Question

The angle of depression of the top and the bottom of a 7m tall building from the top of tower are ${45^ \circ }$ and ${60^ \circ }$ respectively, find the height of the tower.

Answer 1

Hint: By looking at the given figure we can clearly see the right angled triangle AEC and ABD. And we have to find the length of AB, also the length of the CD is given to us.
We will use suitable trigonometric functions for each of the triangles and then solving the equation formed, we will get required length.

Complete step-by-step answer:
Given angle of depression of top of the building from top of tower is ${45^ \circ }$,
And the angle of depression of the bottom of the building from top of tower is ${60^ \circ }$.
Let the height of the tower be h.
Length of the building is $CD = 7m$ -(1)
Now,
$AE = AB - EB$
As, $EB = CD$,
$AE = h - CD$
Using (1),
$AE = h - 7$ -(2)
Now from the above figure we can see a right-angled triangle AEC-
Therefore,

$
  \tan \theta = \dfrac{{perpendicular}}{{base}} \\
  \tan {45^ \circ } = \dfrac{{AE}}{{CE}} \\
 $
Using $\tan {45^ \circ } = 1$ and (2) equation,
$1 = \dfrac{{h - 7}}{{BD}}$
$BD = h - 7$ -(3)
Now we can also see the right-angled triangle ABD-
So,
$\tan {60^ \circ } = \dfrac{{AB}}{{BD}}$
Using $\tan {60^ \circ } = \sqrt 3 $ and (3) equation,
$
  \sqrt 3 = \dfrac{h}{{h - 7}} \\
  \sqrt 3 h - 7\sqrt 3 = h \\
  \sqrt 3 h - h = 7\sqrt 3 \\
  h\left( {\sqrt 3 - 1} \right) = 7\sqrt 3 \\
  h = \dfrac{{7\sqrt 3 }}{{\sqrt 3 - 1}}m \\
 $
Therefore, the height of the tower is $\dfrac{{7\sqrt 3 }}{{\sqrt 3 - 1}}$m.

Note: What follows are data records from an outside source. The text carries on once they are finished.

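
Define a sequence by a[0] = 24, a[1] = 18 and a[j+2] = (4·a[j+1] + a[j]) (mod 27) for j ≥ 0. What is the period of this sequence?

a[0] = 24; a[1] = 18; a[2] = 15; a[3] = 24; a[4] = 3; a[5] = 9; a[6] = 12; a[7] = 3; a[8] = 24; a[9] = 18.
The sequence repeats with period 8.

8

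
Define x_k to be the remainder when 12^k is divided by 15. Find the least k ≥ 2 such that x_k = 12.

5

Listing terms: x_1 = 12; x_2 = 9; x_3 = 3; x_4 = 6; x_5 = 12.
The sequence repeats with period 4.
The value 12 next appears (with k ≥ 2) at x_5.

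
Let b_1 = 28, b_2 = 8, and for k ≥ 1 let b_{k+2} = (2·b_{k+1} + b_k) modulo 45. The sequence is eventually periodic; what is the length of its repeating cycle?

24

b_1 = 28, b_2 = 8, b_3 = 44, b_4 = 6, b_5 = 11, b_6 = 28, b_7 = 22, b_8 = 27, b_9 = 31, b_{10} = 44, b_{11} = 29, b_{12} = 12, b_{13} = 8, b_{14} = 28, b_{15} = 19, b_{16} = 21, b_{17} = 16, b_{18} = 8, b_{19} = 32, b_{20} = 27, b_{21} = 41, b_{22} = 19, b_{23} = 34, b_{24} = 42, b_{25} = 28, b_{26} = 8.
Since (b_{25}, b_{26}) = (b_1, b_2) = (28, 8) (two consecutive terms determine the rest), the sequence is periodic with period 24.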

Note: In the above question we have used $\tan \theta $ because if we see the diagram there are two right-angled triangles formed with bases of equal length, perpendicular is required and the corresponding angles are given.
Hence, we need a trigonometric function including base and perpendicular which is $\tan \theta $.
Also, we can rationalize the final answer and we will obtain height of tower equal to-
$\dfrac{{7\sqrt 3 \left( {\sqrt 3 + 1} \right)}}{2}$.